OCEAN ARTic Journal 29/VII/21

I have been focusing on the data for late December, and into January of the model year. We previously identified that there was a curious impact on the air pressure patterns at lower latitudes resulting from reduced ice in the Arctic. Visually, it looks dramatically unstable, with the model year casting wild inversions against what all the control data suggests should be happening at that time in Northern Europe. This inversion and seemingly unstable air pressure was observed to alter cyclonic flows, and push the storm track further south. This alteration to the storm track is broadly understood to be a major trigger for the extreme swings of weather conditions in the summer months. In 2021, we have seen both searing heatwaves and fatal flooding episodes across Europe.

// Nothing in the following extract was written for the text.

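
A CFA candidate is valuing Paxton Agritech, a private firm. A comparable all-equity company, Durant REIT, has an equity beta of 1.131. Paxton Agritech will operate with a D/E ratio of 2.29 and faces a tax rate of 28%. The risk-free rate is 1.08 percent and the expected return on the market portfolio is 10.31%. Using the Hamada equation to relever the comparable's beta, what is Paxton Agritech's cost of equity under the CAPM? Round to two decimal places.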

It is a curious sensation to sit with the data on the screen in graph form whilst looking at online news footage of flooded cities, interspersed with the emergence of ‘heat risk’ alerts, whilst locations as diverse as Canada and the Middle East register the first instances of urban heat episodes that are too extreme to sustain life.

I am looking at the cause and I am looking at the consequence, and it is beyond comprehension that the situation should continue with only the subtlest suggestions of changes to our collective behaviour.

But then there was the further revelation resulting from my musical sketching. I envisaged a short work around this data for two string players and electronics. One player would play the melodic line from the control data, whilst the other played the resulting air pressure values resulting from the reduction in ice. I envisaged this second melodic line to careen up and down the scale, ever further out of harmonic alignment with the control data.

But no. Regardless of how I calibrate the scaling to encourage more movement across 2, 3 even 4 octaves, the overall arrangement remains, somehow, balanced, in harmony, self contained.

Then it occurred to me. Our survival is sustainable only within a tiny range of possible variables on this planet. If the balance is disturbed by only a small number of degrees across a reasonable period of time, we die. It is that simple. And, now, it is that clear. The harmony of the planet, as we can come to represent it within our system, remains true, sweet and clear. Our passing, ultimately, will mean little, and a gentle adjustment, naturally occurring here or there, subsequent to our extinction, will resolve into a new balance, barely discernible from the old one. We mean this little. We exist in the thinnest seam of matter. Yet this fragility is the one thing we never praise, worship, fear, or strive to safeguard above all other things.

So, despite my best intention to present this air pressure anomaly as something nearing hysteria, it will now present as a patient, harmonically sweet passage. A high voice. A low voice. A swapping of the highs and lows between players. The message remains either hidden, or deliberately unheard.